Ledesma to face pressure for Argentina's World Cup failure
TOKYO (AP) — Argentina is about to make its earliest exit from the Rugby World Cup in 16 years, and coach Mario Ledesma knows his future will be a hot topic.
"Obviously I'm the head coach and I'm responsible," Ledesma said after 14-man Argentina lost to England 39-10 on Saturday in Tokyo. "As far as I know my contract is still running."
Argentina's exit at the group stage would become official on Sunday if France beat Tonga — as expected.
Ledesma's coaching performance in this Rugby World Cup will be immediately compared with that of Gonzalo Quesada, who coached the Argentina-based Jaguars — using almost all the same players — to the Super Rugby final in June.
Ledesma and Quesada played together on Argentina's national team — Ledesma as a hooker and Quesada as a flyhalf.
Adding to the pressure is the fact that Argentina reached the semifinals in the 2015 Rugby World Cup in England, and also made the final four in 2007.
"I was not able to meet the expectations, and I'm quite disappointed about that," said Ledesma, who described this Rugby World Cup as "wide open," further adding to the pain.
Argentina was on mostly even terms with England and trailed only 5-3 when Tomas Lavanini was red-carded in the 18th minute for a dangerous tackle on England's Owen Farrell.

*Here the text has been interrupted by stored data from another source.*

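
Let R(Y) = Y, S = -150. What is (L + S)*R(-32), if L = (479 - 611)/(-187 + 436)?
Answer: 399808/83 ≈ 4817.0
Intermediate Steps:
L = -44/83 (L = -132/249 = -132*1/249 = -44/83 ≈ -0.53012)
(L + S)*R(-32) = (-44/83 - 150)*(-32) = -12494/83*(-32) = 399808/83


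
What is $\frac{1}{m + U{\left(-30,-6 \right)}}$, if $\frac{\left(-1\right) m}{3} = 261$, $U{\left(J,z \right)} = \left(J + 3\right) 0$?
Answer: $- \frac{1}{783} \approx -0.0012771$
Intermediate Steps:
$U{\left(J,z \right)} = 0$ ($U{\left(J,z \right)} = \left(3 + J\right) 0 = 0$)
$m = -783$ ($m = \left(-3\right) 261 = -783$)
$\frac{1}{m + U{\left(-30,-6 \right)}} = \frac{1}{-783 + 0} = \frac{1}{-783} = - \frac{1}{783}$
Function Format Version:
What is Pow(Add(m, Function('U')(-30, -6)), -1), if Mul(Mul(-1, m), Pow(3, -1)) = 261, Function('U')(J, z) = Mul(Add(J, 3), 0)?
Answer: Rational(-1, 783) ≈ -0.0012771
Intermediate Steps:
Function('U')(J, z) = 0 (Function('U')(J, z) = Mul(Add(3, J), 0) = 0)
m = -783 (m = Mul(-3, 261) = -783)
Pow(Add(m, Function('U')(-30, -6)), -1) = Pow(Add(-783, 0), -1) = Pow(-783, -1) = Rational(-1, 783)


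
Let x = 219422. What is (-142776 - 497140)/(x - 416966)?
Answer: 159979/49386 ≈ 3.2394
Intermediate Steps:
(-142776 - 497140)/(x - 416966) = (-142776 - 497140)/(219422 - 416966) = -639916/(-197544) = -639916*(-1/197544) = 159979/49386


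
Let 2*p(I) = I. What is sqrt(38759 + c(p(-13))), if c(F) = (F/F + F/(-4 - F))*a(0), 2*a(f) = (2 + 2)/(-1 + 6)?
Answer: sqrt(968959)/5 ≈ 196.87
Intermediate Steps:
a(f) = 2/5 (a(f) = ((2 + 2)/(-1 + 6))/2 = (4/5)/2 = (4*(1/5))/2 = (1/2)*(4/5) = 2/5)
p(I) = I/2
c(F) = 2/5 + 2*F/(5*(-4 - F)) (c(F) = (F/F + F/(-4 - F))*(2/5) = (1 + F/(-4 - F))*(2/5) = 2/5 + 2*F/(5*(-4 - F)))
sqrt(38759 + c(p(-13))) = sqrt(38759 + 8/(5*(4 + (1/2)*(-13)))) = sqrt(38759 + 8/(5*(4 - 13/2))) = sqrt(38759 + 8/(5*(-5/2))) = sqrt(38759 + (8/5)*(-2/5)) = sqrt(38759 - 16/25) = sqrt(968959/25) = sqrt(968959)/5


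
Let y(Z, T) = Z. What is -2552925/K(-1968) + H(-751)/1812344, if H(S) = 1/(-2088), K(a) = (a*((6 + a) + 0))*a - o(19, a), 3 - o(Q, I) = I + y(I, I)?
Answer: 3220235168156191/9585158313888416448 ≈ 0.00033596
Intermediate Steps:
o(Q, I) = 3 - 2*I (o(Q, I) = 3 - (I + I) = 3 - 2*I)
K(a) = -3 + 2*a + a²*(6 + a) (K(a) = (a*((6 + a) + 0))*a - (3 - 2*a) = (a*(6 + a))*a + (-3 + 2*a) = a²*(6 + a) + (-3 + 2*a) = -3 + 2*a + a²*(6 + a))
H(S) = -1/2088
-2552925/K(-1968) + H(-751)/1812344 = -2552925/(-3 + (-1968)³ + 2*(-1968) + 6*(-1968)²) - 1/2088/1812344 = -2552925/(-3 - 7622111232 - 3936 + 6*3873024) - 1/2088*1/1812344 = -2552925/(-3 - 7622111232 - 3936 + 23238144) - 1/3784174272 = -2552925/(-7598877027) - 1/3784174272 = -2552925*(-1/7598877027) - 1/3784174272 = 850975/2532959009 - 1/3784174272 = 3220235168156191/9585158313888416448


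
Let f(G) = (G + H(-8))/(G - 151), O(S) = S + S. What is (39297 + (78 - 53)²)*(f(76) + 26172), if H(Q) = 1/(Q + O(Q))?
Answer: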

"I thought it was fair," Ledsema said of the red card which left Argentina with a man down for more than three-quarters of the game. "It had a big impact, especially because it was pretty early in the game."
The England loss hurt, but worse was the 23-21 loss to France in the opening Pool C match. Argentina trailed 20-3 at the half, and then rallied hard. Argentina rebounded with a 28-12 win over Tonga to finetune for the England match, but it ultimately did no good. Argentina will finish its campaign against the U.S. Eagles on Wednesday, three days before England and France meet to determine top spot in the group.
Ledesma talked about looking to the future and repeated that 16 of his players had made debuts in this Rugby World Cup. He also pointed out that England failed to advance from the pool stage in a tournament it hosted just four years ago.
"There's always teams that win or lose in the World Cup. We're not the first," he said.
The match was edgy from the start, players often pushing and shoving. And it got a bit worse after the red card, which seemed to motivate Argentina and give players a "psychological lift," as England coach Eddie Jones called it.
"I probably wouldn't call them fights," said Farrell, who was nursing a sore jaw from Lavanini's high tackle. "But yeah, there was a lot of stuff after the ball. It's not something we want to get caught up in, but we want to be able to look after our players."